Tags
inflation-adjusted wages, Labor Department, manufacturing, midterm elections, private sector, real wages, recovery, wages, {What's Left of) Our Economy
Today’s September real wage figures from the Labor Department show that, by this measure, Americans’ take-home pay advances remain surprisingly sluggish even as the official unemployment rate has reached recent historical lows, and that inflation-adjusted wages in manufacturing remain in a technical recession that began in January, 2016.
On a monthly basis, constant dollar hourly pay in the private sector rose by 0.28 percent – the best such performance since March (when the rate was fractionally higher). The initially reported August sequential increase of 0.09 (which is still preliminary) was unrevised. (Like the Labor Department, I don’t try to track real wage trends in the public sector because that compensation is based largely on politicians’ decisions, not economic fundamentals.)
Year-on-year, the private sector’s after-inflation wage change wasn’t anything to write home about, either. Such pay was up by only 0.46 percent. On the one hand, that number represented the strongest annual growth since January’s 0.66 percent. On the other hand, it was lower than the increase between the previous Septembers – 0.56 percent.
As has long been the case, manufacturing’s pay numbers were far weaker. On a monthly basis, its real wages dipped by 0.09 percent. As a result, constant dollar wages in the sector are now 0.28 percent lower than they were in at the beginning of 2016 – a 32-month stretch that more than qualifies as a technical recession – a period of two or more consecutive quarters of cumulative decline. In addition, the real manufacturing wage flat-line between July and August was unrevised.
The dimensions of manufacturing’s wages woes are also clear from the year-on-year results. In September, the sector’s real wages were down 0.92 percent from the previous September’s level. And that wasn’t even manufacturing’s worst such performance in recent months. Between September, 2016 and 2017, real manufacturing wages decreased by only 0.09 percent.
To add insult to injury, since the current economic recovery began – more than nine years ago, in mid-2009 – real private sector wages have risen by a far-from stellar 4.85 percent.
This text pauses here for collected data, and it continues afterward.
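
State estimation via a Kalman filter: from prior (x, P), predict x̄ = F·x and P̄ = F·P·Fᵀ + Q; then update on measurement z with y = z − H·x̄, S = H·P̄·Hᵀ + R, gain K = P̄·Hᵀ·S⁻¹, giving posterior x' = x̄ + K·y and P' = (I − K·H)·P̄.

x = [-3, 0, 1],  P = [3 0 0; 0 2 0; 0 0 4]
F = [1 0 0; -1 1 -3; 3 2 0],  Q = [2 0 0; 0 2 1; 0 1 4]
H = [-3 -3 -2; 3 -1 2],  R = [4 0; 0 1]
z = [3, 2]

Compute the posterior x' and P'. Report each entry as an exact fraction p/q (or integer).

x' = [-5433/105055, -132116/105055, 43687/105055]
P' = [152459/105055 -237/105055 -224301/105055; -237/105055 32581/105055 3588/105055; -224301/105055 3588/105055 702293/210110]

x̄ = F·x = [-3, 0, -9]
P̄ = F·P·Fᵀ + Q = [5 -3 9; -3 43 -4; 9 -4 39]
y = z − H·x̄ = [-24, 29]
S = H·P̄·Hᵀ + R = [598 -146; -146 387]
K = P̄·Hᵀ·S⁻¹ = [-2016/105055 9012/105055; -26052/105055 -26116/105055; -20077/210110 25802/105055]
x' = x̄ + K·y = [-5433/105055, -132116/105055, 43687/105055]
P' = (I − K·H)·P̄ = [152459/105055 -237/105055 -224301/105055; -237/105055 32581/105055 3588/105055; -224301/105055 3588/105055 702293/210110]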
Yet even such a meager advance is more than 25 times faster than the after-inflation wages growth for manufacturing – a rounding error-like 0.19 percent.
P.S. Somewhat disturbing for President Trump and Republicans generally – these are the last real wage figures that will be released before next month’s midterm elections.
Great post.
What is disturbing, and not just for the GOP, is that Americans (especially the chattering classes and elites) have become inured to stagnant wages.
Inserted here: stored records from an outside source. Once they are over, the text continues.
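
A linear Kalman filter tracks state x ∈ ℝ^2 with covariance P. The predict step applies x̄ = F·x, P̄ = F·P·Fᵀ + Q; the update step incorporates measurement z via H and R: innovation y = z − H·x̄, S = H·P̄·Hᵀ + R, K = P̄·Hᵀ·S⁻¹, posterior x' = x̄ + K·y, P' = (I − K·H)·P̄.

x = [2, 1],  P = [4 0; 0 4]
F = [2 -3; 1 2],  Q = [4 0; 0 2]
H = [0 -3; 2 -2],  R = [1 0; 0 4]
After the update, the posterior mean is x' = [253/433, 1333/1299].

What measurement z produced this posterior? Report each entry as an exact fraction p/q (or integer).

x̄ = F·x = [1, 4]
P̄ = F·P·Fᵀ + Q = [56 -16; -16 22]
S = H·P̄·Hᵀ + R = [199 228; 228 444]
K = P̄·Hᵀ·S⁻¹ = [-960/3031 1476/3031; -998/3031 -19/9093]
x' − x̄ = [-180/433, -3863/1299] = K·y
y = (KᵀK)⁻¹·Kᵀ·(x' − x̄) = [9, 5]
z = y + H·x̄ = [9, 5] + [-12, -6] = [-3, -1]

z = [-3, -1]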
Why should the employee class embrace free enterprise if the results are stagnant wages?
I am hardly a leftie. But jeez, a couple generations of stagnant wages will turn the voting public against “free markets’ will it not?
Thanks again, Benjamin! According to many polls showing that the phrase “socialism” is being looked on more favorably in the US, it looks like we’ve already traveled a ways down that road.
I believe I saw that our trade deficit with China is up also. Not much good news anywhere.
Thanks for the comment, welcome to RealityChek, and I hope you’ll become a regular. And the latest August US goods trade deficit with China was the highest monthly total ever. The previous record? The July deficit. At the same time, even though the U.S. economy is growing considerably faster this year than last, the overall U.S. trade deficit (including services) is rising at a slower rate. So there’s a little progress being made. P.S. I’ll bet you’re not really that old!